Antusiasme bola basket di DIY dinilai sangat kuat, terbukti dari banyaknya kompetisi lokal, liga profesional, dan Indonesian Basketball League (IBL) yang mendapatkan animo tinggi dari masyarakat dan penggemar. KPH Purbodiningrat sendiri menyoroti keberhasilan DIY meraih medali emas PON setelah puasa gelar selama sekitar 12 tahun, dan menargetkan dua medali emas pada PON 2028 di nomor 3x3 putra dan putri. Namun, di balik semangat yang membara, Budisatrio mengidentifikasi beberapa aspek yang perlu diperkuat dalam ekosistem bola basket DIY. Keterbatasan lapangan, kurangnya perangkat pertandingan yang berkualitas seperti wasit, pelatih, table official, dan statistion, serta minimnya infrastruktur dan sarana prasarana menjadi perhatian utama. Hal-hal ini memerlukan perhatian lebih agar olahraga basket dapat berkembang secara optimal di wilayah tersebut.
Menyikapi tantangan ini, Perbasi Pusat dan Perbasi DIY telah merancang berbagai strategi. Budisatrio berharap adanya kolaborasi yang sinergis dari semua pihak untuk membangun ekosistem bola basket yang lebih baik guna menghasilkan atlet-atlet unggul di masa depan. Pembinaan usia dini menjadi fokus utama Perbasi, seperti yang terlihat dari penyelenggaraan PERBASI Fest 2025 di Surakarta yang mencakup kategori U14 putra-putri, Jambore Mini Basket, serta kompetisi 3x3 bagi pelajar. Program ini bertujuan memberikan pengalaman kompetitif dan mengasah kemampuan dasar atlet muda.

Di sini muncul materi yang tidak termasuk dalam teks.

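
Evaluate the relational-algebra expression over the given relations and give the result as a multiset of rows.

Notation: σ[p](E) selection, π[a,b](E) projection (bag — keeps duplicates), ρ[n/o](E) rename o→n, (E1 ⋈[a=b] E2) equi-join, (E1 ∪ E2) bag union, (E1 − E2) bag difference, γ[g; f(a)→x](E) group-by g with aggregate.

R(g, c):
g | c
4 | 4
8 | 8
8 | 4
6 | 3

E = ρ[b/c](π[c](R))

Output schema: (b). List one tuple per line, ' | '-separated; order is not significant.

Stepwise |·|:
  R → 4
  π[c](R) → 4
  ρ[b/c](π[c](R)) → 4

== RESULT ==
b
3
4
4
8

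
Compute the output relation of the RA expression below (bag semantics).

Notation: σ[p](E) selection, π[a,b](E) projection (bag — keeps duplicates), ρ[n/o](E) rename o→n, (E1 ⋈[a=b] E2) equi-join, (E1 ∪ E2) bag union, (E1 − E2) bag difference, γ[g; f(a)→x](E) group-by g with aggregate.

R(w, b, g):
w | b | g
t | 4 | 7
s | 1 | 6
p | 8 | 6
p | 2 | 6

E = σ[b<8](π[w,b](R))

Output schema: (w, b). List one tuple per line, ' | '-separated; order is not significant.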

Selain itu, Perbasi DIY bekerja sama dengan Peak dan berbagai instansi lain berencana menggulirkan liga basket lokal usia muda pada tahun 2024. Liga ini akan melibatkan siswa SD, SMP, dan mahasiswa dengan format kompetisi penuh yang diikuti oleh delapan klub dari setiap jenjang, dimainkan di lapangan sekolah untuk memperkenalkan basket kepada masyarakat luas. Inisiatif ini diharapkan dapat meningkatkan kualitas permainan dan pengembangan pelatih secara terarah. Peran Developmental Basketball League (DBL) juga diapresiasi oleh Perbasi karena telah menjadi platform penting dalam mencetak dan mengembangkan talenta muda basket di Indonesia. Dengan menjadi tuan rumah berbagai kejuaraan internasional seperti Piala Asia Putri U16 pada 2026, Piala Asia Putra U18 pada 2027, Piala Dunia Basket Putri U17 pada 2028, dan Piala Dunia U19 Putra pada 2029, Indonesia memiliki motivasi kuat untuk terus menyiapkan atlet berbakat, dan Perbasi DIY diharapkan mampu menyumbangkan bibit-bibit unggul untuk ajang-ajang tersebut, termasuk untuk nomor 3x3 di Olimpiade Los Angeles.